Muhith gave relief to certain companies, by reducing company tax to 37.5% from the existing 40%; but belying public expectations, he preferred keeping the tax-exemption ceiling intact at Tk2.5 lakh.
In his sector-specific budget allocation plan, Muhith reserved the biggest portion of 14.6% for education and technology—followed by: 12% for transport and communication, 11.1% for interest payment, 7.1% for subsidies and incentives, 7% for local government and rural development, 6.3% for miscellaneous expenditure, 5.6% each for three sectors (defence, public order, and security and pension), 5.4% for energy and power, 5.1% for social security and welfare, 5% for health, 3.7% for agriculture and 3.1% for public administration.

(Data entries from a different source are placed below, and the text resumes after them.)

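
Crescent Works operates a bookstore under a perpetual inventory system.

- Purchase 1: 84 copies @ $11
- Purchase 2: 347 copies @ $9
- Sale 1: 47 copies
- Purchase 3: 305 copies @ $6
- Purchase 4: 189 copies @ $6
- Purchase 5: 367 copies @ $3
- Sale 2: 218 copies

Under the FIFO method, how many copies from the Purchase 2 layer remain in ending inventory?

166

Sale 1 (47) [FIFO — oldest first]: 47 @ $11 = $517
Sale 2 (218) [FIFO — oldest first]: 37 @ $11 + 181 @ $9 = $2,036
Total COGS = $517 + $2,036 = $2,553
Ending inventory: 166 @ $9 + 305 @ $6 + 189 @ $6 + 367 @ $3 = $5,559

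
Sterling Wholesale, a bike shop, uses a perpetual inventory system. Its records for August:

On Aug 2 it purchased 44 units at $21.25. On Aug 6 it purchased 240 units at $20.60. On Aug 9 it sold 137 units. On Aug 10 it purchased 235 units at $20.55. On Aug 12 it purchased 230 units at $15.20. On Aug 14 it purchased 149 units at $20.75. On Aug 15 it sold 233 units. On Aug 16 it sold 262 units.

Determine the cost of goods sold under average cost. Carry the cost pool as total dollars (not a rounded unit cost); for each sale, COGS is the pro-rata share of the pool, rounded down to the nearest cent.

After Aug 2: 44 on hand, pool $935.00 (≈ $21.2500 each)
After Aug 6: 284 on hand, pool $5,879.00 (≈ $20.7007 each)
Aug 9, sell 137: 137/284 × $5,879.00 → $2,835.99
After Aug 10: 382 on hand, pool $7,872.26 (≈ $20.6080 each)
After Aug 12: 612 on hand, pool $11,368.26 (≈ $18.5756 each)
After Aug 14: 761 on hand, pool $14,460.01 (≈ $19.0013 each)
Aug 15, sell 233: 233/761 × $14,460.01 → $4,427.30
Aug 16, sell 262: 262/528 × $10,032.71 → $4,978.35
Total COGS = $2,835.99 + $4,427.30 + $4,978.35 = $12,241.64
Ending inventory (cost pool remaining) = $5,054.36
Check: goods available $17,296.00 = COGS $12,241.64 + ending $5,054.36

COGS = $12,241.64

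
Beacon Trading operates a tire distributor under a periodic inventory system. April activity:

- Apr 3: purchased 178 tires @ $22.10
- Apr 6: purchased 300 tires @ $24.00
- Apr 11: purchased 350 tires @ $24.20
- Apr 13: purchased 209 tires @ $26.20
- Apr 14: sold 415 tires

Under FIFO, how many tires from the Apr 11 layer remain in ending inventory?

350

Apr 14, 415 sold [FIFO — oldest first]: 178 @ $22.10 + 237 @ $24.00 = $9,621.80
Ending inventory: 63 @ $24.00 + 350 @ $24.20 + 209 @ $26.20 = $15,457.80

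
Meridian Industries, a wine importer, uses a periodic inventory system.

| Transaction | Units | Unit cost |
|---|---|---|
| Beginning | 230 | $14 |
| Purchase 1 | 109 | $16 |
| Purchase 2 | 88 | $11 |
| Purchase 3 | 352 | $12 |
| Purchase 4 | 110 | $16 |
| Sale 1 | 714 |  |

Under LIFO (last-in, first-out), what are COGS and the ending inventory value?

Sale 1 (714) [LIFO — newest first]: 110 @ $16 + 352 @ $12 + 88 @ $11 + 109 @ $16 + 55 @ $14 = $9,466
Ending inventory: 175 @ $14 = $2,450

COGS = $9,466; ending inventory = $2,450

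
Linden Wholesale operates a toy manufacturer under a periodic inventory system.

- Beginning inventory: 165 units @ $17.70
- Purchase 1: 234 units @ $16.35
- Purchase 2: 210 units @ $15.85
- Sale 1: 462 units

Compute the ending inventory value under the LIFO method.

Sale 1 (462) [LIFO — newest first]: 210 @ $15.85 + 234 @ $16.35 + 18 @ $17.70 = $7,473.00
Ending inventory: 147 @ $17.70 = $2,601.90
Check: goods available $10,074.90 = COGS $7,473.00 + ending $2,601.90

Ending inventory = $2,601.90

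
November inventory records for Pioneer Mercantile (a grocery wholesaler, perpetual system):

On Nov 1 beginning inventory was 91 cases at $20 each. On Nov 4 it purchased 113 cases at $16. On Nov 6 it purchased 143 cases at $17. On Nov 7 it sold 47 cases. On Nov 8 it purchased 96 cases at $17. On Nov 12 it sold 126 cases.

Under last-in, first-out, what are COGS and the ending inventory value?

COGS = $2,941; ending inventory = $4,750

Nov 7, 47 sold [LIFO — newest first]: 47 @ $17 = $799
Nov 12, 126 sold [LIFO — newest first]: 96 @ $17 + 30 @ $17 = $2,142
Total COGS = $799 + $2,142 = $2,941
Ending inventory: 91 @ $20 + 113 @ $16 + 66 @ $17 = $4,750
Check: goods available $7,691 = COGS $2,941 + ending $4,750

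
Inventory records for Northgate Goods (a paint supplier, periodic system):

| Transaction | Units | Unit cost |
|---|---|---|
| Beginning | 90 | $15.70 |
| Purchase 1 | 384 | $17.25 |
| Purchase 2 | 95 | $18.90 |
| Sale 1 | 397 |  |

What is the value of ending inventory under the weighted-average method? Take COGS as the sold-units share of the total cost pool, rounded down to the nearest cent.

Ending inventory = $2,972.22

Sale 1, sell 397: 397/569 × $9,832.50 → $6,860.28
Ending inventory (cost pool remaining) = $2,972.22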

In the Tk179, 669 crore development budget, the Finance Minister attached most importance to transport and communication—by proposing to allocate 26.6% to a development budget, followed by 16.3% for education and technology, 15.7% for local government and rural development, and 13.8% for energy and power.
The Finance Minister kept aside a sizeable amount to expedite the 10 growth-generating projects, identified as “Mega Projects,” which are the: Padma Multipurpose Bridge Project, Padma Rail Bridge Project, Rooppur Nuclear Power Project, Rampal Coal Based Power Project, Chittagong-Dohajari to Ramu-Cox’s Bazar and Ramu-Gundum Railway Construction Project, Dhaka Mass Rapid Transit Development Project, Construction of Payra Sea port (First Phase) Project, Sonadia Deep Sea port, Matarbari Ultra Super Critical Coal Fired Power Project, and Construction of Maheshkhali Floating LNG Terminal Project.
He re-imposed 25% customs duty and 3% regulatory duty on rice imports to protect local farmers— as the country had a bumper paddy in the Boro season.